Monday, May 02, 2005

Right-wing logic?

The radical religious right-wing in this country is, once again, proving that they are a bunch of nitwits. Either that, or they hate women. I read this article and thought to myself, why, in God's name, would anyone oppose vaccinating women against a virus that causes cancer? That's like opposing a vaccine for sickle cell anemia or a vaccine for HIV for that matter. It's not just irrational, but totally illogical if you want to eradicate disease. But, as we well know, America's conservatives aren't motivated by logic

Get this quote: "Abstinence is the best way to prevent HPV." This is the FRC's best justification for denying the vaccine to women? Well I'll be a monkey's uncle. That's some argument alright. First of all, how does one define best? Theoretically or practically? Theoretically, never touching someone with HPV is the best way to avoid getting HPV. I'll cede the point. But, here on Earth where people touch people all the time (even sexually!), and where many women are raped or forced to have sex against their will, and where many other women work in sex industries to feed themselves or their families, and where poverty is widespread and few women (or men) have good health care, abstinence theory doesn't mean much. Here on Earth, abstinence is a nice idea, but it just isn't workable as a national or global policy. Practically speaking, we need every tool we have available to stop the spread of disease (venereal or otherwise).

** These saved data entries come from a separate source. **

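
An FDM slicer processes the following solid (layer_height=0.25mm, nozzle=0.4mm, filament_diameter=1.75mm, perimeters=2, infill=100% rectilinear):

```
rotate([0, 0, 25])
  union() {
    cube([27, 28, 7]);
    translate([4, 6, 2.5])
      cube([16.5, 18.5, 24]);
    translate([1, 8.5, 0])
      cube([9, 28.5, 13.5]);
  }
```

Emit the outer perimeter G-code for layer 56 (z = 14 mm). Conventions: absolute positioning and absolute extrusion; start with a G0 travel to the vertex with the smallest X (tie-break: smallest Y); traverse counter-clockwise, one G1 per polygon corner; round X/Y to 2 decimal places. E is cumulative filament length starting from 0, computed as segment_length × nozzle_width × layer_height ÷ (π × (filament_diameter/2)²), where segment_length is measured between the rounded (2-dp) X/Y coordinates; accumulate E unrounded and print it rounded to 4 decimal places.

G0 X-6.73 Y23.90 Z14.00
G1 X1.09 Y7.13 E0.7693
G1 X16.04 Y14.10 E1.4551
G1 X8.23 Y30.87 E2.2242
G1 X-6.73 Y23.90 E2.9103

At z = 14 mm: the cube does not reach this height (z outside [0, 7]); the cube at (4, 6) is present — its section is the full 16.5×18.5 rectangle; the cube at (1, 8.5) does not reach this height (z outside [0, 13.5]); Merging all regions: only the 16.5×18.5 cube at (4, 6) is present, so the union is just that shape — 1 connected region; (rotated 25° about Z; rotation is an isometry so areas/perimeters/island counts are preserved). The outline is a single polygon with 4 vertices. Extrusion per mm of travel: 0.4 × 0.25 / (π × 0.875²) = 0.041575. Accumulating E over each segment gives final E = 2.9103.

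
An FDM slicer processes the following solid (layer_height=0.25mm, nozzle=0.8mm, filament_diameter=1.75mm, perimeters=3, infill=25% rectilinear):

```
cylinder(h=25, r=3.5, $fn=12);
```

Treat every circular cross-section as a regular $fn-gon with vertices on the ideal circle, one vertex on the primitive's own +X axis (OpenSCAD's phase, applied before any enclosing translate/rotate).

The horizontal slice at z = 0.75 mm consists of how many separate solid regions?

1

At z = 0.75 mm: the r=3.5 cylinder gives a regular 12-gon of circumradius 3.5 (constant along its height). The result has 1 disconnected region.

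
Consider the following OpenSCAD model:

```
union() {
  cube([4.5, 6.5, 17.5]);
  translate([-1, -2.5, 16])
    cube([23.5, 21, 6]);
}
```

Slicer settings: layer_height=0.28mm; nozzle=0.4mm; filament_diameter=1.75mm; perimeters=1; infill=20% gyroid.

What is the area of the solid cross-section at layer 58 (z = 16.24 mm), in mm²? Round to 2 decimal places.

493.50 mm²

At z = 16.24 mm: the cube is present — its section is the full 4.5×6.5 rectangle (area 29.25 mm²); the cube at (-1, -2.5) (footprint 23.5×21) is included at this height (area 493.50 mm²); Combining (union): the 4.5×6.5 cube lies entirely inside the 23.5×21 cube at (-1, -2.5), so the union is just the 23.5×21 cube at (-1, -2.5) — area = 493.50 mm². Overall, the cross-section is a single solid region. Net area = 493.50 mm².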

Second of all, what decision model is FRC using? The one that says, "When you have many options to address a problem, you may use only one and that one may be only the best." Okay. Let's try applying that decision model elsewhere, like to the problem of global warming. It's pretty clear (though not necessarily proven) that the "best" way to avoid any further global warming is to stop using any fossil fuel. We'll call this the hydrocarbon theory of abstinence (if you don't burn hydrocarbons, you won't release CO2.) Having identified this as the best way to prevent global warming, FRC's decision model clearly requires us to ban any and all use of hydrocarbons. This, of course, is an absurd result. And yet, that is clearly what the FRC calls for. Why? I don't know, except that once again, America's religious right have taken the phrase "culture of life" and stripped it of any substantive meaning whatsoever.

Can anyone out there think of any other absurd situations where one could apply the "abstinence theory"?